The Papua New Guinea Government is still in bilateral talks with the Japanese government over concerns that Japan might release one million tons of radioactive waste into the Pacific Ocean.

The issue was raised again on the floor of Parliament on Friday by Kundiawa- Gembogl MP Muguwa Dilu, who stated that this was against the London Convention and Protocol of 1996, which was against the dumping of nuclear waste into the ocean.

Dilu said the disposal of the radioactive waste from Hiroshima into the Pacific Ocean would potentially endanger the Oceania region’s marine ecosystems as well as affecting the fisheries industry and the blue carbon marketing opportunity Papua New Guinea was beginning to tap into.

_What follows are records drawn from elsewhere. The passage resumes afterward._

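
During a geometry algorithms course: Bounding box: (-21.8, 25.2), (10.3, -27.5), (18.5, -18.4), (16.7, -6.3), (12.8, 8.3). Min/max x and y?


x range: [-21.8, 18.5]
y range: [-27.5, 25.2]
Bounding box: (-21.8,-27.5) to (18.5,25.2)

(-21.8,-27.5) to (18.5,25.2)


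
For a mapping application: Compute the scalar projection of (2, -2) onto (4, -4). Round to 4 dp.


u.v = 16, |v| = sqrt(32) = 5.6569
Scalar projection = u.v / |v| = 16 / sqrt(32) = 2.8284

2.8284


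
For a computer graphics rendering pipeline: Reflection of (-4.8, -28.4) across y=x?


Reflection over y=x: (x,y) -> (y,x)
(-4.8, -28.4) -> (-28.4, -4.8)

(-28.4, -4.8)


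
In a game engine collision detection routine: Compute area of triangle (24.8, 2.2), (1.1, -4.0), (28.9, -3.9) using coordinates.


Area = |x_A(y_B-y_C) + x_B(y_C-y_A) + x_C(y_A-y_B)|/2
= |(-2.48) + (-6.71) + 179.18|/2
= 169.99/2 = 84.995

84.995


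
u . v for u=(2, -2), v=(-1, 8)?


u . v = u_x*v_x + u_y*v_y = 2*(-1) + (-2)*8
= (-2) + (-16) = -18

-18


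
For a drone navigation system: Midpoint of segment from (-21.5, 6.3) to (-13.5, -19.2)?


M = (((-21.5)+(-13.5))/2, (6.3+(-19.2))/2)
= (-17.5, -6.45)

(-17.5, -6.45)


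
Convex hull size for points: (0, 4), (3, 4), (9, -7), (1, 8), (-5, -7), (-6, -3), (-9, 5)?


Convex hull vertices (CCW): (-9, 5), (-5, -7), (9, -7), (1, 8)
Count = 4

4


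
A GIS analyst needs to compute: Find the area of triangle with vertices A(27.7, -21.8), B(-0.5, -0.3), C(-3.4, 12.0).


Area = |x_A(y_B-y_C) + x_B(y_C-y_A) + x_C(y_A-y_B)|/2
= |(-340.71) + (-16.9) + 73.1|/2
= 284.51/2 = 142.255

142.255


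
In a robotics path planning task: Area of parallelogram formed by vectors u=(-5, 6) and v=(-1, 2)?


|u x v| = |(-5)*2 - 6*(-1)|
= |(-10) - (-6)| = 4

4


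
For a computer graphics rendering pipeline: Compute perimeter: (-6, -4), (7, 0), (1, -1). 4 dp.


Sides: (-6, -4)->(7, 0): sqrt(185) = 13.601471, (7, 0)->(1, -1): sqrt(37) = 6.082763, (1, -1)->(-6, -4): sqrt(58) = 7.615773
Sum = 27.300007
Perimeter = 27.3

27.3


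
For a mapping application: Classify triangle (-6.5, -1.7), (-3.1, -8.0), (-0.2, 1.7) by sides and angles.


Side lengths squared: AB^2=51.25, BC^2=102.5, CA^2=51.25
Sorted: [51.25, 51.25, 102.5]
By sides: Isosceles, By angles: Right

Isosceles, Right


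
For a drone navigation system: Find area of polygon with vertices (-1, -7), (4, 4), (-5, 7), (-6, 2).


Shoelace sum: ((-1)*4 - 4*(-7)) + (4*7 - (-5)*4) + ((-5)*2 - (-6)*7) + ((-6)*(-7) - (-1)*2)
= 148
Area = |148|/2 = 74

74


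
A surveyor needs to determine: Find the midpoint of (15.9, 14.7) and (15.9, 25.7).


M = ((15.9+15.9)/2, (14.7+25.7)/2)
= (15.9, 20.2)

(15.9, 20.2)


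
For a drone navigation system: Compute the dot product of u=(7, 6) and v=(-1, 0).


u . v = u_x*v_x + u_y*v_y = 7*(-1) + 6*0
= (-7) + 0 = -7

-7


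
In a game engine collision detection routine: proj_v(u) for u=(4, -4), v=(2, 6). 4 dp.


u.v = -16, |v| = sqrt(40) = 6.3246
Scalar projection = u.v / |v| = -16 / sqrt(40) = -2.5298

-2.5298


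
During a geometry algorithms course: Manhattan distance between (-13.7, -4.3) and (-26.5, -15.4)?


|(-13.7)-(-26.5)| + |(-4.3)-(-15.4)| = 12.8 + 11.1 = 23.9

23.9


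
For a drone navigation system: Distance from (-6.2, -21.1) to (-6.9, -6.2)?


dx=-0.7, dy=14.9
d^2 = (-0.7)^2 + 14.9^2 = 222.5
d = sqrt(222.5) = 14.9164

14.9164


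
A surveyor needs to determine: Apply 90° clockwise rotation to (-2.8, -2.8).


90° CW: (x,y) -> (y, -x)
(-2.8,-2.8) -> (-2.8, 2.8)

(-2.8, 2.8)


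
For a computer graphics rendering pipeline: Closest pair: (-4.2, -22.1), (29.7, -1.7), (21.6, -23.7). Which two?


d(P0,P1) = 39.5648, d(P0,P2) = 25.8496, d(P1,P2) = 23.4438
Closest: P1 and P2

Closest pair: (29.7, -1.7) and (21.6, -23.7), distance = 23.4438


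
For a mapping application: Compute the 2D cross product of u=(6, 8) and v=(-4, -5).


u x v = u_x*v_y - u_y*v_x = 6*(-5) - 8*(-4)
= (-30) - (-32) = 2

2


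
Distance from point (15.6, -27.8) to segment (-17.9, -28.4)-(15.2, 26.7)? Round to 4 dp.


Project P onto AB: t = 0.2764 (clamped to [0,1])
Closest point on segment: (-8.7517, -13.1713)
Distance: 28.4078

28.4078


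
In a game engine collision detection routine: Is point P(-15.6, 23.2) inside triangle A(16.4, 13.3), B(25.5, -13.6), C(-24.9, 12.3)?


Cross products: AB x AP = -770.71, BC x BP = -790.23, CA x CP = 440.87
All same sign? no

No, outside


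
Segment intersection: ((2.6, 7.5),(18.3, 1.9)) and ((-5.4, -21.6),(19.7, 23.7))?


Cross products: d1=368.01, d2=-483.76, d3=-501.67, d4=350.1
d1*d2 < 0 and d3*d4 < 0? yes

Yes, they intersect


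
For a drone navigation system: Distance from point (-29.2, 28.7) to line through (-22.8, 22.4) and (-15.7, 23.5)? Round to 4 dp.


|cross product| = 51.77
|line direction| = sqrt(51.62) = 7.1847
Distance = 51.77/sqrt(51.62) = 7.2056

7.2056


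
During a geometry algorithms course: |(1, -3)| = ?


|u| = sqrt(1^2 + (-3)^2) = sqrt(10) = 3.1623

3.1623


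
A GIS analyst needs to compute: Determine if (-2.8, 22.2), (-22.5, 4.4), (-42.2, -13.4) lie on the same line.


Cross product: ((-22.5)-(-2.8))*((-13.4)-22.2) - (4.4-22.2)*((-42.2)-(-2.8))
= 0

Yes, collinear


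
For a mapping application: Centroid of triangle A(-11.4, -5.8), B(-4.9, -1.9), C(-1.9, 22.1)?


Centroid = ((x_A+x_B+x_C)/3, (y_A+y_B+y_C)/3)
= (((-11.4)+(-4.9)+(-1.9))/3, ((-5.8)+(-1.9)+22.1)/3)
= (-6.0667, 4.8)

(-6.0667, 4.8)


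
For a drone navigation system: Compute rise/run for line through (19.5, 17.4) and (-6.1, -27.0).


slope = (y2-y1)/(x2-x1) = ((-27)-17.4)/((-6.1)-19.5) = (-44.4)/(-25.6) = 1.7344

1.7344


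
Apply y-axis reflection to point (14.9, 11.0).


Reflection over y-axis: (x,y) -> (-x,y)
(14.9, 11) -> (-14.9, 11)

(-14.9, 11)


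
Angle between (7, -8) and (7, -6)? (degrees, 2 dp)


u.v = 97, |u| = sqrt(113) = 10.6301, |v| = sqrt(85) = 9.2195
cos(theta) = u.v/(|u||v|) = 97/sqrt(9605) = 0.989744
theta = acos(0.989744) = 8.21 degrees

8.21 degrees


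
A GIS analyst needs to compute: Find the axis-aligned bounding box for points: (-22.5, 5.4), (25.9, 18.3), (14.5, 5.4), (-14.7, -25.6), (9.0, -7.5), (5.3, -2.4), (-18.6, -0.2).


x range: [-22.5, 25.9]
y range: [-25.6, 18.3]
Bounding box: (-22.5,-25.6) to (25.9,18.3)

(-22.5,-25.6) to (25.9,18.3)


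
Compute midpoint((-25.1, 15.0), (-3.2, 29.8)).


M = (((-25.1)+(-3.2))/2, (15+29.8)/2)
= (-14.15, 22.4)

(-14.15, 22.4)


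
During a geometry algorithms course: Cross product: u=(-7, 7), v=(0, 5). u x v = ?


u x v = u_x*v_y - u_y*v_x = (-7)*5 - 7*0
= (-35) - 0 = -35

-35


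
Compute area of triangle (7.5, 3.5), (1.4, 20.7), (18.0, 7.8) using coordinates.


Area = |x_A(y_B-y_C) + x_B(y_C-y_A) + x_C(y_A-y_B)|/2
= |96.75 + 6.02 + (-309.6)|/2
= 206.83/2 = 103.415

103.415


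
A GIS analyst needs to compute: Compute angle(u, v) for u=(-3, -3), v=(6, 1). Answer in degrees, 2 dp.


u.v = -21, |u| = sqrt(18) = 4.2426, |v| = sqrt(37) = 6.0828
cos(theta) = u.v/(|u||v|) = -21/sqrt(666) = -0.813733
theta = acos(-0.813733) = 144.46 degrees

144.46 degrees


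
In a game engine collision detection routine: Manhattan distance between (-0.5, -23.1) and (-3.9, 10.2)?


|(-0.5)-(-3.9)| + |(-23.1)-10.2| = 3.4 + 33.3 = 36.7

36.7


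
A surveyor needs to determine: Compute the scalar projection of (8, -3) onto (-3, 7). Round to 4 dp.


u.v = -45, |v| = sqrt(58) = 7.6158
Scalar projection = u.v / |v| = -45 / sqrt(58) = -5.9088

-5.9088


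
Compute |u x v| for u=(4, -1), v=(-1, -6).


|u x v| = |4*(-6) - (-1)*(-1)|
= |(-24) - 1| = 25

25


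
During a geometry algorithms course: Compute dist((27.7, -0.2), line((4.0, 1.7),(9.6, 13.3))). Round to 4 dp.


|cross product| = 285.56
|line direction| = sqrt(165.92) = 12.881
Distance = 285.56/sqrt(165.92) = 22.1691

22.1691


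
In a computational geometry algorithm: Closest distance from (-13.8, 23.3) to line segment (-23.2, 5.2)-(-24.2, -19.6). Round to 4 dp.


Project P onto AB: t = 0 (clamped to [0,1])
Closest point on segment: (-23.2, 5.2)
Distance: 20.3953

20.3953


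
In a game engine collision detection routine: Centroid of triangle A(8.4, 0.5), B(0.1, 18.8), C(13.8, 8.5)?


Centroid = ((x_A+x_B+x_C)/3, (y_A+y_B+y_C)/3)
= ((8.4+0.1+13.8)/3, (0.5+18.8+8.5)/3)
= (7.4333, 9.2667)

(7.4333, 9.2667)


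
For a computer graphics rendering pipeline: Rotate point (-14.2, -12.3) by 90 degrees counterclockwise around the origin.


90° CCW: (x,y) -> (-y, x)
(-14.2,-12.3) -> (12.3, -14.2)

(12.3, -14.2)


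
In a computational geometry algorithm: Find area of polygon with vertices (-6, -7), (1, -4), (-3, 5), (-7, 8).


Shoelace sum: ((-6)*(-4) - 1*(-7)) + (1*5 - (-3)*(-4)) + ((-3)*8 - (-7)*5) + ((-7)*(-7) - (-6)*8)
= 132
Area = |132|/2 = 66

66


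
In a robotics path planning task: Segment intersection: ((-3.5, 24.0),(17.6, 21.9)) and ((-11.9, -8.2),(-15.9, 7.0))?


Cross products: d1=-256.48, d2=-568.8, d3=-697.06, d4=-384.74
d1*d2 < 0 and d3*d4 < 0? no

No, they don't intersect


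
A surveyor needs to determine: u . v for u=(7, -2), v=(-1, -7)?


u . v = u_x*v_x + u_y*v_y = 7*(-1) + (-2)*(-7)
= (-7) + 14 = 7

7


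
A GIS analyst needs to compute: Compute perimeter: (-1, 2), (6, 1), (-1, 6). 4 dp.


Sides: (-1, 2)->(6, 1): sqrt(50) = 7.071068, (6, 1)->(-1, 6): sqrt(74) = 8.602325, (-1, 6)->(-1, 2): sqrt(16) = 4
Sum = 19.673393
Perimeter = 19.6734

19.6734


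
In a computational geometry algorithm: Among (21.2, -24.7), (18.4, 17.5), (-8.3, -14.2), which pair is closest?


d(P0,P1) = 42.2928, d(P0,P2) = 31.3129, d(P1,P2) = 41.4461
Closest: P0 and P2

Closest pair: (21.2, -24.7) and (-8.3, -14.2), distance = 31.3129


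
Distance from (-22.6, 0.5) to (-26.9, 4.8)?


dx=-4.3, dy=4.3
d^2 = (-4.3)^2 + 4.3^2 = 36.98
d = sqrt(36.98) = 6.0811

6.0811


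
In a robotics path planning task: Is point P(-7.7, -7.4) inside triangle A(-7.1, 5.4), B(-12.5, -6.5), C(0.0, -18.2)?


Cross products: AB x AP = 61.98, BC x BP = 44.91, CA x CP = 105.04
All same sign? yes

Yes, inside


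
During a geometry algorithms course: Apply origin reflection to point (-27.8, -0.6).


Reflection over origin: (x,y) -> (-x,-y)
(-27.8, -0.6) -> (27.8, 0.6)

(27.8, 0.6)


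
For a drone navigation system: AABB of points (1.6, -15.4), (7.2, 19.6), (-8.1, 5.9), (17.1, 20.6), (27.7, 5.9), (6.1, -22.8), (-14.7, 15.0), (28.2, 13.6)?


x range: [-14.7, 28.2]
y range: [-22.8, 20.6]
Bounding box: (-14.7,-22.8) to (28.2,20.6)

(-14.7,-22.8) to (28.2,20.6)


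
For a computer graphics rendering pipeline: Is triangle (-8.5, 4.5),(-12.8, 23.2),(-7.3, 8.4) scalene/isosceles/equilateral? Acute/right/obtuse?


Side lengths squared: AB^2=368.18, BC^2=249.29, CA^2=16.65
Sorted: [16.65, 249.29, 368.18]
By sides: Scalene, By angles: Obtuse

Scalene, Obtuse


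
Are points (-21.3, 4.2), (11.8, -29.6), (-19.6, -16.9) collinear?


Cross product: (11.8-(-21.3))*((-16.9)-4.2) - ((-29.6)-4.2)*((-19.6)-(-21.3))
= -640.95

No, not collinear


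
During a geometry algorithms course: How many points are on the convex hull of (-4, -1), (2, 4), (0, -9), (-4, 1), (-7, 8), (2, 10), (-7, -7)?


Convex hull vertices (CCW): (-7, -7), (0, -9), (2, 4), (2, 10), (-7, 8)
Count = 5

5


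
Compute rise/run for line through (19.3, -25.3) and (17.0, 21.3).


slope = (y2-y1)/(x2-x1) = (21.3-(-25.3))/(17-19.3) = 46.6/(-2.3) = -20.2609

-20.2609


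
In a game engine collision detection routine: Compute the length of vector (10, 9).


|u| = sqrt(10^2 + 9^2) = sqrt(181) = 13.4536

13.4536


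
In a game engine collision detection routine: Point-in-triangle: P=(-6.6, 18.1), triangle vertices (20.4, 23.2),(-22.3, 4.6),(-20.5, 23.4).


Cross products: AB x AP = -284.43, BC x BP = -270.86, CA x CP = -213.99
All same sign? yes

Yes, inside


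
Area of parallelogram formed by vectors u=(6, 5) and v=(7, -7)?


|u x v| = |6*(-7) - 5*7|
= |(-42) - 35| = 77

77


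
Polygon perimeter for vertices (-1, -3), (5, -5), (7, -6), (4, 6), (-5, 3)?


Sides: (-1, -3)->(5, -5): sqrt(40) = 6.324555, (5, -5)->(7, -6): sqrt(5) = 2.236068, (7, -6)->(4, 6): sqrt(153) = 12.369317, (4, 6)->(-5, 3): sqrt(90) = 9.486833, (-5, 3)->(-1, -3): sqrt(52) = 7.211103
Sum = 37.627876
Perimeter = 37.6279

37.6279


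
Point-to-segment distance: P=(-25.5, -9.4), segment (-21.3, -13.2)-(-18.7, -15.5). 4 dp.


Project P onto AB: t = 0 (clamped to [0,1])
Closest point on segment: (-21.3, -13.2)
Distance: 5.6639

5.6639


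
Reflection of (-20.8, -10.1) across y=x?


Reflection over y=x: (x,y) -> (y,x)
(-20.8, -10.1) -> (-10.1, -20.8)

(-10.1, -20.8)


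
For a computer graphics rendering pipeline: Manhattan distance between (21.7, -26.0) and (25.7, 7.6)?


|21.7-25.7| + |(-26)-7.6| = 4 + 33.6 = 37.6

37.6


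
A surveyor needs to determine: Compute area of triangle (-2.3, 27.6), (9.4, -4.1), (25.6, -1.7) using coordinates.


Area = |x_A(y_B-y_C) + x_B(y_C-y_A) + x_C(y_A-y_B)|/2
= |5.52 + (-275.42) + 811.52|/2
= 541.62/2 = 270.81

270.81


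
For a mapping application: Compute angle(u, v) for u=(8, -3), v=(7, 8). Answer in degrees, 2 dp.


u.v = 32, |u| = sqrt(73) = 8.544, |v| = sqrt(113) = 10.6301
cos(theta) = u.v/(|u||v|) = 32/sqrt(8249) = 0.35233
theta = acos(0.35233) = 69.37 degrees

69.37 degrees


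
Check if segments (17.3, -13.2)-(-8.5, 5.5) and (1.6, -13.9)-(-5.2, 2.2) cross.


Cross products: d1=-257.53, d2=30.69, d3=311.65, d4=23.43
d1*d2 < 0 and d3*d4 < 0? no

No, they don't intersect


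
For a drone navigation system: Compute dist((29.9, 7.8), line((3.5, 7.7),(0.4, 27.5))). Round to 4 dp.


|cross product| = 523.03
|line direction| = sqrt(401.65) = 20.0412
Distance = 523.03/sqrt(401.65) = 26.0977

26.0977


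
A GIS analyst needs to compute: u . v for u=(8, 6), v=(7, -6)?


u . v = u_x*v_x + u_y*v_y = 8*7 + 6*(-6)
= 56 + (-36) = 20

20


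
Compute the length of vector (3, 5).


|u| = sqrt(3^2 + 5^2) = sqrt(34) = 5.831

5.831


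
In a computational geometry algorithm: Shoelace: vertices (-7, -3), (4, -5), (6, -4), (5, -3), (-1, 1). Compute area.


Shoelace sum: ((-7)*(-5) - 4*(-3)) + (4*(-4) - 6*(-5)) + (6*(-3) - 5*(-4)) + (5*1 - (-1)*(-3)) + ((-1)*(-3) - (-7)*1)
= 75
Area = |75|/2 = 37.5

37.5


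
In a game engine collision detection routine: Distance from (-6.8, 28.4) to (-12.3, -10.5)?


dx=-5.5, dy=-38.9
d^2 = (-5.5)^2 + (-38.9)^2 = 1543.46
d = sqrt(1543.46) = 39.2869

39.2869


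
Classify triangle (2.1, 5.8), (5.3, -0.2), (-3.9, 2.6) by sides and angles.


Side lengths squared: AB^2=46.24, BC^2=92.48, CA^2=46.24
Sorted: [46.24, 46.24, 92.48]
By sides: Isosceles, By angles: Right

Isosceles, Right


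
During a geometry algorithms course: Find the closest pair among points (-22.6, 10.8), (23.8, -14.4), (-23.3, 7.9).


d(P0,P1) = 52.8015, d(P0,P2) = 2.9833, d(P1,P2) = 52.1124
Closest: P0 and P2

Closest pair: (-22.6, 10.8) and (-23.3, 7.9), distance = 2.9833


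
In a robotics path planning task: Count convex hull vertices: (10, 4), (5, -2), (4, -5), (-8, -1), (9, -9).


Convex hull vertices (CCW): (-8, -1), (9, -9), (10, 4)
Count = 3

3


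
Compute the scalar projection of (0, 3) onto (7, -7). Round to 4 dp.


u.v = -21, |v| = sqrt(98) = 9.8995
Scalar projection = u.v / |v| = -21 / sqrt(98) = -2.1213

-2.1213


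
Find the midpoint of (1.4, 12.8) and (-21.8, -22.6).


M = ((1.4+(-21.8))/2, (12.8+(-22.6))/2)
= (-10.2, -4.9)

(-10.2, -4.9)


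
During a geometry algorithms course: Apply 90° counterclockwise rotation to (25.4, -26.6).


90° CCW: (x,y) -> (-y, x)
(25.4,-26.6) -> (26.6, 25.4)

(26.6, 25.4)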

“What the Japanese government is trying to do is against international law as well as the London Convention against the dumping of nuclear waste,” he said.

“Our country benefits from about K1 billion (US$284 million) that is generated through the fishing industry as revenue every year, and it comes from the ocean.

“What’s at stake here is the marine ecosystem that supports the lives of fish in our region where we conduct our fishing activities in, and the blue economy or the carbon marketing opportunity that our country is about to tap into.

“There must be clear conversations between both our government and the Japanese government on the issue, and if possible stop Japan from dumping its waste into the Pacific Ocean.”

Meanwhile, Foreign Affairs Minister Justin Tkatchenko said there were previous meetings between Fisheries Minister Jelta Wong and Japanese authorities to look into the matter and prevent the dumping of this hazardous waste into the ocean.

Tkatchenko said he had also spoken to former Australian foreign affairs Minister Julia Bishop on the issue which the Australian government was tracking closely.

“There has been an ongoing discussion between the Japanese, Australian and PNG governments on this particular issue, which Japan has not come clear on yet,” Tkatchenko said.

“However, the Japanese government has stated that the waste has been converted into clean-purified water, and is not contaminated and therefore will not be harmful to the ocean environment,” he added.

Tkatchenko added that the matter had been brought before the Pacific Islands Forum in which all leaders had agreed that there needed to be continuous dialogue between Pacific countries and Tokyo.